As a stunned America — and the world at large — looked on, thousands were instantly killed, maimed and burnt beyond recognition. Those horrific images from 9/11 turned out to be earth-shattering. Nothing would be the same ever after.
Those TV screen images of smoke billowing from the Twin Towers and the Pentagon moved something deep and profound in all of us. As a kid I watched those images, which seemed straight out of a Hollywood movie. It was only much later that I realised what a cataclysmic world event it was.
As jets were used as passenger-filled missiles two decades ago -- this day -- shock, sadness, fear and anger gripped the world. The subsequent War on Terror left an equally horrid destruction in its wake.
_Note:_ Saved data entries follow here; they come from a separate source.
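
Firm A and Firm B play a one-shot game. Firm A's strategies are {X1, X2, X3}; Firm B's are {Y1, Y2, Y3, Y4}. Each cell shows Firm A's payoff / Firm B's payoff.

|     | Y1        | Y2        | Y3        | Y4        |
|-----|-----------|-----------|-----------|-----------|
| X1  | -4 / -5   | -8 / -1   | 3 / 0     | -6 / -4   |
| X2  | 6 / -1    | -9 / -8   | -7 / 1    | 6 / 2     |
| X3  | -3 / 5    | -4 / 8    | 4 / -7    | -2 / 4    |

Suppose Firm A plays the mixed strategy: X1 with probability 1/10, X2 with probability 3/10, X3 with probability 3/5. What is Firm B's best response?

Compute Firm B's expected payoff from each pure strategy against the given mix.
Y1: (1/10)·(-5) + (3/10)·(-1) + (3/5)·5 = 11/5
Y2: (1/10)·(-1) + (3/10)·(-8) + (3/5)·8 = 23/10
Y3: (1/10)·0 + (3/10)·1 + (3/5)·(-7) = -39/10
Y4: (1/10)·(-4) + (3/10)·2 + (3/5)·4 = 13/5
Highest expected payoff is 13/5, from Y4.

Y4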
As Americans remember 9/11 today with moments of silence, readings of victims’ names, volunteer work and other tributes, I visited Ground Zero earlier this month.
Tributes pour in
On Sunday, US Vice President Kamala Harris is due at the National Sept 11 Memorial in New York to pay tribute on behalf of America.
Elsewhere US President Joe Biden plans to speak and lay a wreath at the Pentagon, while first lady Jill Biden is scheduled to speak in Shanksville, Pennsylvania.
It all loops back to 9.11.2001 and the attacks that day, which inflicted a devastating emotional toll on Americans and the world alike.
Then, like now, the sheer importance of 9/11 transcends age, geographic and political differences and unites the world in a collective spirit of solidarity and humanity.
21 years on — it is perhaps time to reflect and reconnect on the lessons learnt in these two decades.